Vor diesem Hintergrund diskutierten bei den 12. Grazer Wirtschaftsgesprächen unter der Moderation von Harald Gutschi, Sprecher der Geschäftsführung von UNITO und selbst Vertreter eines klassischen Versandhändlers, der zum Onlinehändler wurde, Roland Fink, Geschäftsführer des Onlinehändlers Niceshops, Philipp Gady,  Geschäftsführer der Franz Gady GmbH und somit Vertreter des stationären Handels und Dienstleister sowie Marc Schwingenschlögl, früher Manager in Industriebetrieben und heute Geschäftsführer von heat-style Linhart.

Angesprochen auf die Kernbotschaft angesichts der aktuellen Lage des Handels meint Roland Fink, es geht nicht um die Frage, ob der Online-Handel den stationären Handel ausschlachtet. Er sieht den Online-Handel als einen Kanal unter vielen und die Quintessenz ist seiner Meinung nach, dass der Kunde nach mehr Convenience strebt und diese vor allem der Online-Handel bietet. Philipp Gady sieht einen Veränderungsprozess, der alle Ebenen betrifft, ist aber zuversichtlich, dass das Ergebnis positiver ist, als man sich das jemals vorgestellt hat, vor allem dann, wenn man positiv an die Herausforderung herangeht. Marc Schwingenschlögl sieht die Zukunft im Handwerk positiv. Das Handelsprodukt tritt für ihn immer weiter in den Hintergrund, stattdessen wird die Dienstleistung – wegen des Fachkräftemangels – immer mehr zum knappen Gut. Darum wird es immer wichtiger Gesamtpakete anzubieten, die den Kunden einen Mehrwert – der über die Dienstleistung erreicht wird – liefern.

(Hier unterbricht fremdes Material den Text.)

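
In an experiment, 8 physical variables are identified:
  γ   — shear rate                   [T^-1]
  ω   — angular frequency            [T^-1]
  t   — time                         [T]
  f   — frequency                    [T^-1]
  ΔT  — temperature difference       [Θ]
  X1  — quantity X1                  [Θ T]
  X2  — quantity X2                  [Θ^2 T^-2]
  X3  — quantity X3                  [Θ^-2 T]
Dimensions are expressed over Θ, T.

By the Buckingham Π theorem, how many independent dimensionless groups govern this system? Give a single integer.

Exponent matrix [Θ,T] × [γ,ω,t,f,ΔT,X1,X2,X3]:
  Θ: [ 0  0  0  0  1  1  2 -2]
  T: [-1 -1  1 -1  0  1 -2  1]
Row reduction gives pivot columns γ,ΔT; rank = 2
8 vars − rank 2 = 6 Π groups

6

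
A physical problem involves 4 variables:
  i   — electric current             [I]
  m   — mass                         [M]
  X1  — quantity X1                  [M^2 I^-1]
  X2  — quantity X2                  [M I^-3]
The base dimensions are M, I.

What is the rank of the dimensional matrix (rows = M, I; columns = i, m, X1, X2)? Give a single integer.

Write exponents as rows M,I / cols i,m,X1,X2:
  M: [ 0  1  2  1]
  I: [ 1  0 -1 -3]
Echelon form has 2 nonzero rows (pivots: i,m)

2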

Im Zentrum der Diskussion standen die Themen, die den Handel in 10 Jahren prägen werden. Für Philipp Gady wird das Thema der individuellen Mobilität in der Gesellschaft weiter von Bedeutung sein, „in welcher Form – ob man Autos verkauft, Mobilitätsangebote vermietet oder Leasingmodelle anbietet – wird sich zeigen“. Gady ist auch überzeugt, dass die Laufleistungen, also die Kilometer, die gefahren werden, nicht weniger werden. Es kann sein, dass dies mit weniger Fahrzeugen passiert, aber dann wird die Tauschrate der Fahrzeuge – nicht zum Nachteil der Autohändler – höher sein. Er sieht auch einen Anstieg in der Mobilität in der Region im Umkreis von 1000 Kilometer, was zu einer Symbiose zwischen dem Ausbau des öffentlichen Verkehrs bzw. der Infrastruktur und des individuellen Verkehrs führen wird. Seinen Vorteil als Händler sieht er in der Kundennähe und dem Wissen der Händler, welche Produkte und Dienstleistungen sich Kunden wünschen und „was beim Kunden ankommt“. Neben dem Verkauf von Produkten spielt auch in der Automobilbranche das Dienstleistungsangebot eine zentrale Rolle. Zudem stehen bei Gady auch Begriffe wie Customer Journey, Usability und Convenience im Vordergrund, denn es ist offensichtlich, „dass für die Kunden alles noch schneller und einfacher gehen muss“.

Angesprochen auf das Autohaus der Zukunft meint Philipp Gady, dass sich die Schauräume massiv verändern werden und es auch Erlebnisplätze der individuellen Mobilität z.B. mit Virtuell oder Augmented Reality auch im innerstädtischen Bereich geben wird. Solche Verkaufskonzepte funktionieren bereits und sind seiner Meinung nach auch notwendig, um das Produkt Auto auf eine andere Art erlebbar zu machen. Auch das Drängen der Industrie direkt zum Kunden – Stichwort Direct-to-Consumer – wird Veränderungen in Vertriebsmodellen bewirken. Die zentralen Fragen dabei sind, in welchen Bereichen es für die Industrie sinnvoll ist, direkt mit dem Kunden in Kontakt zu treten und welche Teilbereiche (z.B. Dienstleistungen) Händler übernehmen können bzw. für welche Aufgaben diese unverzichtbar sind. Schon jetzt besteht für die Händler die Herausforderung darin, die Verkäufer und die Techniker um- und nachzuschulen, um die technisch anspruchsvollen – und teilweise weniger benutzerfreundlichen – Bedienungselemente dem Kunden zu erklären.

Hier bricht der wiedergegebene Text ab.